Maybe you noticed a new button below the Dilbert comic on the home page labeled “License Me.” Now you can search for a particular strip by key word or date, click a few buttons to describe how you want to use it – for anything from a PowerPoint presentation to a web site to a publication to a coffee mug – enter some credit card information, and you’re all legally licensed in minutes. For example, you can license Dilbert for your business presentation for as little as $19.99, which is the same as free if your boss is paying for it.
The old way of licensing Dilbert was so cumbersome that I spent a lot of time convincing people they shouldn’t even try. My end of the conversation usually involved something like “Just use it without permission and don’t tell me about it.” When pressed for an explanation as to why doing such a seemingly simple thing would be a nightmare, I launched into my explanation of copyright protections, lawyers, contracts, approval processes, and all the phone calls, faxes, e-mails, and cursing involved to get a tiny license for a limited use. It was a good way for me to experience self-loathing with a dollop of someone else loathing me at the same time.
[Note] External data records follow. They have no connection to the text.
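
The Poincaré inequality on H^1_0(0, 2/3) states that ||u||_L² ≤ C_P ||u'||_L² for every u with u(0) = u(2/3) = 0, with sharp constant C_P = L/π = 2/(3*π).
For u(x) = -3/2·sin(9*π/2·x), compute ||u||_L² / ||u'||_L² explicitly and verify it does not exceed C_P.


||u||_L² / ||u'||_L² = 2/(9*π) < C_P = 2/(3*π).

u(x) = -3/2·sin(9*π/2·x), so u'(x) = -27*π*cos(9*π*x/2)/4.
Writing u(x) = A·sin(kπx/L) with A = -3/2 and k = 3, use ∫_0^L sin²(kπx/L) dx = L/2 and ∫_0^L cos²(kπx/L) dx = L/2.
u² = 9/4·sin²(9*π/2·x) and (u')² = 729*π^2/16·cos²(9*π/2·x), and each of sin², cos² integrates to L/2 = 1/3 over (0, 2/3).
∫_0^2/3 u² dx = 3/4, so ||u||_L² = sqrt(3)/2.
∫_0^2/3 (u')² dx = 243*π^2/16, so ||u'||_L² = 9*sqrt(3)*π/4.
Ratio ||u||_L² / ||u'||_L² = 2/(9*π).
Sharp Poincaré constant on H^1_0(0, 2/3) is C_P = L/π = 2/(3*π), achieved by sin(3*π/2·x).
This is the k = 3 harmonic; the ratio L/(kπ) is strictly less than C_P = L/π, consistent with the sharp inequality ||u||_L² ≤ C_P ||u'||_L².


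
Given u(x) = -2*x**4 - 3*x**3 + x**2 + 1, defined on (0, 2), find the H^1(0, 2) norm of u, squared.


||u||_{H^1}^2 = 1099246/315

The H^1 norm (squared) on an interval (0, L) is
  ||u||_{H^1}^2 = ∫_0^L u(x)^2 dx + ∫_0^L u'(x)^2 dx.
Compute u'(x) = -8*x**3 - 9*x**2 + 2*x.
Then u(x)^2 = 4*x**8 + 12*x**7 + 5*x**6 - 6*x**5 - 3*x**4 - 6*x**3 + 2*x**2 + 1 and u'(x)^2 = 64*x**6 + 144*x**5 + 49*x**4 - 36*x**3 + 4*x**2.
Integrate each monomial from 0 to 2 using ∫_0^2 c·x^n dx = c·2^(n+1)/(n+1):
  ∫_0^2 u(x)^2 dx = ∫_0^2 (4*x^8 + 12*x^7 + 5*x^6 - 6*x^5 - 3*x^4 - 6*x^3 + 2*x^2 + 1) dx. Term by term:
    ∫_0^2 4*x^8 dx = 2048/9;  ∫_0^2 12*x^7 dx = 384;  ∫_0^2 5*x^6 dx = 640/7;
    ∫_0^2 -6*x^5 dx = -64;  ∫_0^2 -3*x^4 dx = -96/5;  ∫_0^2 -6*x^3 dx = -24;
    ∫_0^2 2*x^2 dx = 16/3;  ∫_0^2 1 dx = 2.
  Sum: 2048/9 + 384 + 640/7 − 64 − 96/5 − 24 + 16/3 + 2 = 189982/315.
  ∫_0^2 u'(x)^2 dx = ∫_0^2 (64*x^6 + 144*x^5 + 49*x^4 - 36*x^3 + 4*x^2) dx. Term by term:
    ∫_0^2 64*x^6 dx = 8192/7;  ∫_0^2 144*x^5 dx = 1536;  ∫_0^2 49*x^4 dx = 1568/5;
    ∫_0^2 -36*x^3 dx = -144;  ∫_0^2 4*x^2 dx = 32/3.
  Sum: 8192/7 + 1536 + 1568/5 − 144 + 32/3 = 303088/105.
Adding: ||u||_{H^1}^2 = 189982/315 + 303088/105 = 1099246/315.


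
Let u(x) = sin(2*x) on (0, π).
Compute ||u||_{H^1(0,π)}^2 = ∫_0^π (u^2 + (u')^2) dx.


||u||_{H^1(0,π)}^2 = 5*π/2

u'(x) = 2*cos(2*x).
Expand u² and (u')² and integrate term by term on (0, π), using: for integers n ≥ 1, ∫_0^π sin²(nx) dx = ∫_0^π cos²(nx) dx = π/2; for n ≠ n', ∫_0^π sin(nx)sin(n'x) dx = ∫_0^π cos(nx)cos(n'x) dx = 0; and by product-to-sum, ∫_0^π sin(nx)cos(n'x) dx = ½∫_0^π [sin((n+n')x) + sin((n−n')x)] dx, which is 0 when n+n' is even and 2n/(n²−n'²) when n+n' is odd (it need not vanish on (0, π)).
  u² squared terms: (1)²·∫sin(2x)² dx = 1·π/2 = π/2.
  So ∫_0^π u² dx = π/2.
  (u')² squared terms: (2)²·∫cos(2x)² dx = 4·π/2 = 2*π.
  So ∫_0^π (u')² dx = 2*π.
||u||_{H^1}^2 = (π/2) + (2*π) = 5*π/2.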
In recent years, United Media streamlined the process, but it still involved e-mails, sometimes phone calls, explanations, contracts, and too much time. It was never as easy as common sense demanded.
As a consequence, Dilbert was probably in second place for the most stolen item of the past 20 years, at least by businesses. (Money was in first place.) And who could blame anyone for using Dilbert without permission? I would have done the same thing. Humans have some sort of hardwired sense of rightness, and stealing something that’s too much of a hassle to purchase legally feels okay to most people. I feel exactly the same way.
The License Me button is for the benefit of companies that prefer to be legal in all things. It sets a good example. And at long last, it is easy to be legal. I call that a new business model.
It makes me tingle. I swear it does.
(Note: Dilbert will always be free for personal use, such as hanging on your wall or emailing to friends.)